En octobre dernier, je suis allé à Sainte-Soline à l’appel des Soulèvements de la terre, de la Confédération paysanne et de certains partis politiques. Malgré la présence des démocrates (LFI, EELV, NUPES, CGT, Solidaires, YFC, NPA, …), je m’y suis rendu avec la sincère conviction qu’on allait essayer de saboter le chantier d’une « méga-bassine », d’attaquer les engins, bref, d’empêcher que les travaux puissent reprendre. En fait, les machines n’étaient plus là depuis quelques jours avant notre arrivée. Je suis arrivé le vendredi soir, la manif était prévue le lendemain. On m’a indiqué là où j’avais le droit de poser ma tente et là où je n’avais pas le droit. Le samedi, des tracts ont été distribués, ils expliquaient qu’il y aurait trois cortèges, avec une couleur pour chacun. Le rouge, le vert et le blanc. C’était un peu présenté comme un jeu. On comprenait que le blanc c’était pour les personnes sages, qui voulaient rester tranquilles, et que les deux autres avaient des stratégies différentes. Mais si on n’assistait pas aux réunions très privées et très select, on n’en savait pas plus. Dans ces réunions, c’était pas très clair non plus. Chez les rouges, quelques uns disaient qu’ils donneraient des signaux, et qu’il faudrait les suivre. La stratégie avait l’air déjà pensée. Chez les verts, il n’y avait pas de décideurs apparents. En gros, les blancs allaient tranquillement tout droit, les rouges contournaient par la droite, et les verts par la gauche, pour arriver au même point : la bassine, là-bas, on détruit tout. (Tout = quelques grilles, parce que la bassine, c’est un trou.)
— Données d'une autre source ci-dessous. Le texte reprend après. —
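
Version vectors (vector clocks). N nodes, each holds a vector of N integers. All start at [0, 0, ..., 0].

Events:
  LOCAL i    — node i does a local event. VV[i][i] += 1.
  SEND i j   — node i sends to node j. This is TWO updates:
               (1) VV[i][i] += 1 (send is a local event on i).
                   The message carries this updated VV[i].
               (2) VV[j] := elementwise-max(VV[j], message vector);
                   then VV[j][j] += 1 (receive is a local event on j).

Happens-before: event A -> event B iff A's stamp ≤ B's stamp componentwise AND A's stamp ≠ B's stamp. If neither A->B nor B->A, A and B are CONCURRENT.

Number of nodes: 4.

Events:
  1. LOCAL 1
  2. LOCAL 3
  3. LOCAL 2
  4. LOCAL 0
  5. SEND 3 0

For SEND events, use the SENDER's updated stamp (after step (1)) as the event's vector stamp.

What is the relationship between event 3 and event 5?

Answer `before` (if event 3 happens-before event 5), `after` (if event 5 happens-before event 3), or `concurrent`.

Initial: VV[0]=[0, 0, 0, 0]
Initial: VV[1]=[0, 0, 0, 0]
Initial: VV[2]=[0, 0, 0, 0]
Initial: VV[3]=[0, 0, 0, 0]
Event 1: LOCAL 1: VV[1][1]++ -> VV[1]=[0, 1, 0, 0]
Event 2: LOCAL 3: VV[3][3]++ -> VV[3]=[0, 0, 0, 1]
Event 3: LOCAL 2: VV[2][2]++ -> VV[2]=[0, 0, 1, 0]
Event 4: LOCAL 0: VV[0][0]++ -> VV[0]=[1, 0, 0, 0]
Event 5: SEND 3->0: VV[3][3]++ -> VV[3]=[0, 0, 0, 2], msg_vec=[0, 0, 0, 2]; VV[0]=max(VV[0],msg_vec) then VV[0][0]++ -> VV[0]=[2, 0, 0, 2]
Event 3 stamp: [0, 0, 1, 0]
Event 5 stamp: [0, 0, 0, 2]
[0, 0, 1, 0] <= [0, 0, 0, 2]? False
[0, 0, 0, 2] <= [0, 0, 1, 0]? False
Relation: concurrent

Answer: concurrent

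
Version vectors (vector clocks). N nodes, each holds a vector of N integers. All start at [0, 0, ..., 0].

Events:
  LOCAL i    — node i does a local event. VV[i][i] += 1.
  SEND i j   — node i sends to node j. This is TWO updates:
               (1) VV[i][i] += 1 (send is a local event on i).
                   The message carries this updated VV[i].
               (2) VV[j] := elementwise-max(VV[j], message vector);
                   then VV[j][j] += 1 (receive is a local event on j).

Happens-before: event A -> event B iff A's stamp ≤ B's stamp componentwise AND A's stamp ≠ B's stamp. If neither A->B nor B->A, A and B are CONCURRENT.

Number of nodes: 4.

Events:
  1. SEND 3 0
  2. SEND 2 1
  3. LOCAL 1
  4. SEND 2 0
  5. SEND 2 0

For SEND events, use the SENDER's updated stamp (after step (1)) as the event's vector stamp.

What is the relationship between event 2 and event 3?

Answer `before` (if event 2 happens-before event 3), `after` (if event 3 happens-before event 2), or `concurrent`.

Initial: VV[0]=[0, 0, 0, 0]
Initial: VV[1]=[0, 0, 0, 0]
Initial: VV[2]=[0, 0, 0, 0]
Initial: VV[3]=[0, 0, 0, 0]
Event 1: SEND 3->0: VV[3][3]++ -> VV[3]=[0, 0, 0, 1], msg_vec=[0, 0, 0, 1]; VV[0]=max(VV[0],msg_vec) then VV[0][0]++ -> VV[0]=[1, 0, 0, 1]
Event 2: SEND 2->1: VV[2][2]++ -> VV[2]=[0, 0, 1, 0], msg_vec=[0, 0, 1, 0]; VV[1]=max(VV[1],msg_vec) then VV[1][1]++ -> VV[1]=[0, 1, 1, 0]
Event 3: LOCAL 1: VV[1][1]++ -> VV[1]=[0, 2, 1, 0]
Event 4: SEND 2->0: VV[2][2]++ -> VV[2]=[0, 0, 2, 0], msg_vec=[0, 0, 2, 0]; VV[0]=max(VV[0],msg_vec) then VV[0][0]++ -> VV[0]=[2, 0, 2, 1]
Event 5: SEND 2->0: VV[2][2]++ -> VV[2]=[0, 0, 3, 0], msg_vec=[0, 0, 3, 0]; VV[0]=max(VV[0],msg_vec) then VV[0][0]++ -> VV[0]=[3, 0, 3, 1]
Event 2 stamp: [0, 0, 1, 0]
Event 3 stamp: [0, 2, 1, 0]
[0, 0, 1, 0] <= [0, 2, 1, 0]? True
[0, 2, 1, 0] <= [0, 0, 1, 0]? False
Relation: before

Answer: before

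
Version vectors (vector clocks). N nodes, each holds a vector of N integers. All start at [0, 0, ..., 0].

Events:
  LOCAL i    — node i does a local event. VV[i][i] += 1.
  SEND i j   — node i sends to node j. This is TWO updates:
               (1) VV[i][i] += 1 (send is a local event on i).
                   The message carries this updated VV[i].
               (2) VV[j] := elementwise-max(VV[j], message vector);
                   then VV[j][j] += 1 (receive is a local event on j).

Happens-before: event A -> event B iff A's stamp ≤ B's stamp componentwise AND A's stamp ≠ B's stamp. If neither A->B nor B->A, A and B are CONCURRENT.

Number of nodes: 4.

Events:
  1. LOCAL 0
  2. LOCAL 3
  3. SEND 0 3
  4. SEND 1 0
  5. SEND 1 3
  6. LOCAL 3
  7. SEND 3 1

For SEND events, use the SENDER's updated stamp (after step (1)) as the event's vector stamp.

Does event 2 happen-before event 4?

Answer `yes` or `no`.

Initial: VV[0]=[0, 0, 0, 0]
Initial: VV[1]=[0, 0, 0, 0]
Initial: VV[2]=[0, 0, 0, 0]
Initial: VV[3]=[0, 0, 0, 0]
Event 1: LOCAL 0: VV[0][0]++ -> VV[0]=[1, 0, 0, 0]
Event 2: LOCAL 3: VV[3][3]++ -> VV[3]=[0, 0, 0, 1]
Event 3: SEND 0->3: VV[0][0]++ -> VV[0]=[2, 0, 0, 0], msg_vec=[2, 0, 0, 0]; VV[3]=max(VV[3],msg_vec) then VV[3][3]++ -> VV[3]=[2, 0, 0, 2]
Event 4: SEND 1->0: VV[1][1]++ -> VV[1]=[0, 1, 0, 0], msg_vec=[0, 1, 0, 0]; VV[0]=max(VV[0],msg_vec) then VV[0][0]++ -> VV[0]=[3, 1, 0, 0]
Event 5: SEND 1->3: VV[1][1]++ -> VV[1]=[0, 2, 0, 0], msg_vec=[0, 2, 0, 0]; VV[3]=max(VV[3],msg_vec) then VV[3][3]++ -> VV[3]=[2, 2, 0, 3]
Event 6: LOCAL 3: VV[3][3]++ -> VV[3]=[2, 2, 0, 4]
Event 7: SEND 3->1: VV[3][3]++ -> VV[3]=[2, 2, 0, 5], msg_vec=[2, 2, 0, 5]; VV[1]=max(VV[1],msg_vec) then VV[1][1]++ -> VV[1]=[2, 3, 0, 5]
Event 2 stamp: [0, 0, 0, 1]
Event 4 stamp: [0, 1, 0, 0]
[0, 0, 0, 1] <= [0, 1, 0, 0]? False. Equal? False. Happens-before: False

Answer: no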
Donc on est parti avec l’impression d’être à la fois organisé, et à la fois, pas trop. C’est quand ça a commencé qu’on a eu l’impression de comprendre. Moi j’étais chez les verts. Il y avait quelques personnes avec un méga, des talkies et des téléphones. Elles, elles nous guidaient, elles nous disaient où aller. « Il faut s’étaler face aux fics ! Comme ça ils auront besoin de plus d’effectifs » « Allez on les contourne par la gauche ». En gros, en évitant l’affrontement direct et en les contournant, ils devaient envoyer plus d’effectifs de notre côté, comme ça les rouges avaient un peu plus la voie libre, et eux, ils pouvaient aller à l’affrontement. En tous cas, c’est comme ça que j’ai compris les choses. On se déplaçait en bloc, parmi nous, certain.es filmaient. Je me sentais comme un pion. C’était assez frustrant. Au final, je sais pas trop comment, mais à force de les contourner, on est arrivé face à la bassine, après tout le monde. On a quand même réussi à provoquer quelques moments marrants. On nous a dit que de leur côté, les rouges avaient réussi à faire tomber des grilles sur l’aile droite pour que certains puissent entrer dans la bassine, avant de s’en faire sortir. Les blanc, eux, sont arrivés tout droit et sans encombre. Donc on était maintenant toustes face à la bassine (rouge, vert, blanc). On a formé de nouveaux blocs. Les gendarmes étaient à quelques dizaines de mètres de nous, la bassine dans leur dos. On a développé toute notre stratégie offensive. On était bien rangés derrière les banderoles, compacts, et on essayait d’avancer. (Pourquoi faire ? Retourner sur la bassine vide ? Sauter sur les 2000 gendarmes armés jusqu’aux dents en face de nous ? Par amour du combat ? Par orgueil?) En fait, on n’y arrivait pas, on en prenait plein la gueule (pluie de grenades désencerclantes, lacrymo, LBD). Les caméras filment toujours. Il n’y avait plus aucun rapport de force possible. Ils avaient tout, et nous presque rien (mortiers, cailloux), sauf qu’en plus, maintenant ils étaient prêts, organisés, dans une configuration d’affrontement qu’ils connaissent, dont ils ont l’habitude, qu’ils apprécient. Un combat presque militaire, avec deux blocs qui se font face et un qui essaie de gagner du terrain. Sauf qu’à la guerre, quand deux blocs se font face, les deux sont armés.

Alors, une voix dans un méga a dit qu’on faisait demi-tour, que c’était fini. De toutes façons, toutes les belles images avaient été capturées. (Puis travaillées, montées, mises en musique, étalonnées, le son mixé, ensuite largement diffusées.) On est rentré célébrer notre victoire.